Брак Михая с Марицей, состоявшийся в прошлом году, не стал преградой между двумя друзьями. Ни один из них не был склонен к самоанализу и не предавался каким-либо сожалениям. Михай смирился со своим положением, однако ему доставляло удовольствие (как человеку, склонному к игре и жульничеству) пренебрегать некоторыми границами установленных общих правил.

Михай сунул руку в карман фуфайки и вытащил заветное письмо. К этому времени оно протерлось на сгибах, а его края настолько истрепались, что бумага могла порваться каждый раз, когда он брал письмо в руки. Михай поднес письмо к носу и понюхал его. Затем он открыл его и провел рукой по странице, не подозревая, что пальцы Марицы недавно проделали тот же самый путь.

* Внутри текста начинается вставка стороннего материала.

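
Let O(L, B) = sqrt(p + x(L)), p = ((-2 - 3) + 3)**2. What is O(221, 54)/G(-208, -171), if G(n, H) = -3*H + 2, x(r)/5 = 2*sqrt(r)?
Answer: sqrt(4 + 10*sqrt(221))/515 ≈ 0.023991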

Михай подозревал, что, когда он встретил Марицу, это стало для него своего рода западней. Он выступал в качестве животного, которое угодило ногой в силок. Во многом его подвело высокомерие, хотя у него пока еще оставалась возможность, оставив свою надменность, исправить положение дел. Тем не менее в глубине души его все еще тянуло к Марице.

Женщина в Будапеште была вдовой. Михай встречался с ней уже несколько недель. «Я люблю тебя, – написала она. – Давай поженимся!»

Михай помахал письмом перед лицом своего друга, улыбаясь и поддразнивая его. Это был его любимый сувенир из Будапешта, и он носил его с собой в качестве трофея.

Но, как и все последние годы, Судья отмахнулся от этого очередного письма, проворчав при этом:

– Нравится тебе играть с женщинами, как кошка с мышью.

* * *

Всякий раз, когда приходила почта для тетушки Жужи, будь то телеграмма или письмо, ее сын выбирал ее из общего потока и приносил ей отдельно после того, как заканчивал свою дневную смену. Он был готов даже зачитать ей очередной текст вслух, хотя это могло отнять у него некоторое время. Однажды, в самый разгар весны, он принес ей сразу два уведомления. Оба были отправлены из суда Сольнока.

В первом сообщалось о том, что нападавший на нее был осужден. Молодой человек добивался того, чтобы с него сняли обвинение, однако суд вынес решение не в его пользу.

Тетушка Жужи узнала эту новость с большим удовлетворением и с явным удовольствием сообщила о ней своим многочисленным знакомым в Надьреве еще до того, как деревенский глашатай объявил об этом факте в своих ежедневных известиях.

Второе уведомление касалось ее собственного обвинительного приговора. Тетушке Жужи сообщалось о том, что рассмотрение ее апелляции назначено на январь следующего года в Будапеште. Именно тогда вышестоящая судебная инстанция должна была рассмотреть ее дело. У бывшей повитухи впереди было несколько месяцев, чтобы попытаться изменить ситуацию в свою пользу. И она сразу же приступила к решению этого вопроса.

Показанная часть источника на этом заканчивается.